Госпожа Де Вейн поднялась, ее коллега последовал ее примеру. Она протянула мне руку, поблагодарила за помощь и настояла на том, чтобы я позвонила в полицию. Они тоже сообщат о случившемся. Де Корте оставил мне визитку, и они уехали.
Он приближался. Он хотел, чтобы я почувствовала, что он рядом, его ненависть, его силу. Я задумалась. Все началось после аборта. Кого это могло разозлить? Геерта. Кто еще знал об этом? Мой врач. Была ли у него причина мне угрожать? Не было. Было ли случайностью, что все началось с возвращением Стива? Может быть. Были ли у него причины устроить все это? По-моему, нет.
Глава 12
Рини одевала детей и делала им бутерброды в то время, как я судорожно копалась в воспоминаниях в поисках хоть какой-нибудь зацепки или доказательства. Страх опутал сетью мое сердце и сковал сознание. Я вздрогнула, когда Рини положила руки мне на плечи.
- Послушай, может, позвоним в полицию, как ты считаешь?
Я покачала головой.
- Не знаю. Я уже была там. Они ничего не могут сделать в таких случаях.
- Как это, ты была там? Еще что-нибудь случилось?
Я рассказала ей о письмах, об аборте, о фотографиях, я говорила и говорила, мне было уже все равно, что она об этом подумает.
- Господи, да это просто кошмар! - Она поднесла руку ко рту. - Полиция должна это знать. Даже если они ничего не могут сделать, они должны знать все. А ты должна на время исчезнуть, сменить номер телефона. Хорошо бы на время уехать.
- Я как раз и думаю об этом. Но куда? Мне ведь все-таки надо заниматься своим делом, зарабатывать деньги, иначе вообще все развалится.
- Тебе пока не надо выступать. На сцене ты совершенно беззащитна, этот парень может просто стоять среди публики…
- Что же, мне придется сдаться? Бросить то, что я больше всего люблю делать?
- Да, Мария. Ничего другого не остается. У тебя двое детей… Ты не можешь себе позволить строить из себя героиню. А эти деньги… Ты ведь и так достаточно зарабатываешь на рекламных роликах? Поезжай на время к сестре.
- Ну а как быть с детьми, скажи, пожалуйста? Им же надо ходить в школу… И на сколько мне уехать? Ты что, думаешь, что он так просто опять исчезнет из моей жизни?
- Речь идет сейчас о твоей безопасности и безопасности твоих детей. Ты отвечаешь за это. У них нет никого, кроме тебя. Боже мой, ты же совершенно не думаешь о том, что будет, если тебя… Куда им тогда деваться?
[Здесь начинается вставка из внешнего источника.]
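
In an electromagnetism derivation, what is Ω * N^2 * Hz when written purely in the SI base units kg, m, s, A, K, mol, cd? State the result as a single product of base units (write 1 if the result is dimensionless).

kg³·m⁴·s⁻⁸·A⁻²

Ω = kg·m²·s⁻³·A⁻².
N = kg·m·s⁻².
So N² = kg²·m²·s⁻⁴.
Hz = s⁻¹.
Combining: Ω·N²·Hz = (kg·m²·s⁻³·A⁻²) · (kg²·m²·s⁻⁴) · s⁻¹ = kg³·m⁴·s⁻⁸·A⁻².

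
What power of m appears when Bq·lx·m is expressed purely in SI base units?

-1

Bq = s⁻¹.
lx = m⁻²·cd.
Combining: Bq·lx·m = s⁻¹ · (m⁻²·cd) · m = m⁻¹·s⁻¹·cd.
The exponent of m is -1.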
Эту мысль я не могла допустить. Что произойдет, если я действительно окажусь в его руках? Я ведь никак не устроила их судьбу. Их отцы? Это будет просто катастрофа.
- Если я умру, они поедут к моей сестре, я думаю…
Я умру и брошу своих детей на произвол судьбы, не оставив им ничего, кроме недоразвитых отцов и тетки, с которой они едва знакомы. Как же получилось, что я никогда не задумывалась об этом всерьез? Жила себе, да и только. Мысль о том, что я брошу двух живых существ, была невыносимой. Я хватала ртом воздух, как будто меня ударили ногой в живот. Рини обняла меня.
- Но это же не случится, дорогая моя, мы это не допустим, слышишь?
По телефону Виттеброод сообщил, что ничего для меня не может сделать, только записать с моих слов, что произошло. "Госпожа Фос, боюсь, что вы имеете дело с любителем страшных шуток", - сказал он. Он собирался обсудить это со своим шефом. "Настоящей угрозы пока нет, поэтому мы не можем дать ход вашему делу".
Я начала всхлипывать, Виттеброод не знал, что мне сказать.
- Очень жаль, что я ничем не могу вам помочь. Если бы вы знали, кто это делает, мы бы провели с ним беседу или задержали бы его. Очень досадно, но законодательство еще мало разработано в этой области. Похоже, что человек, который мучает вас, очень хитер. Он точно знает, насколько далеко он может зайти. Он обладает даром убеждения, видите, как легко ему удалось уговорить сотрудников похоронного бюро приехать к вам в дом. Вы ведь снимаете дом?
- А при чем здесь это? Нет, я его купила.
- Иногда владельцы домов идут на все, чтобы выселить жильцов из дома. Или соседи. У вас хорошие отношения с соседями?
- Вы хотите сказать, что кто-то хочет выжить меня из дома?
- К сожалению, бывает и такое. Но я все-таки думаю, что вам надо искать среди ваших знакомых. Или, как вы сами сказали, это обезумевший фанат. Вы же довольно известная певица.
Мои мысли путались. В животе бурчало. Я еще ничего не ела. Я даже не знала, чего мне хочется, но должна была что-то бросить в желудок, потому что мозги уже не работали. Я закончила разговор с Виттеброодом и пошла в кухню.
Рини сидела за столом и вопросительно смотрела на меня. Я покачала головой.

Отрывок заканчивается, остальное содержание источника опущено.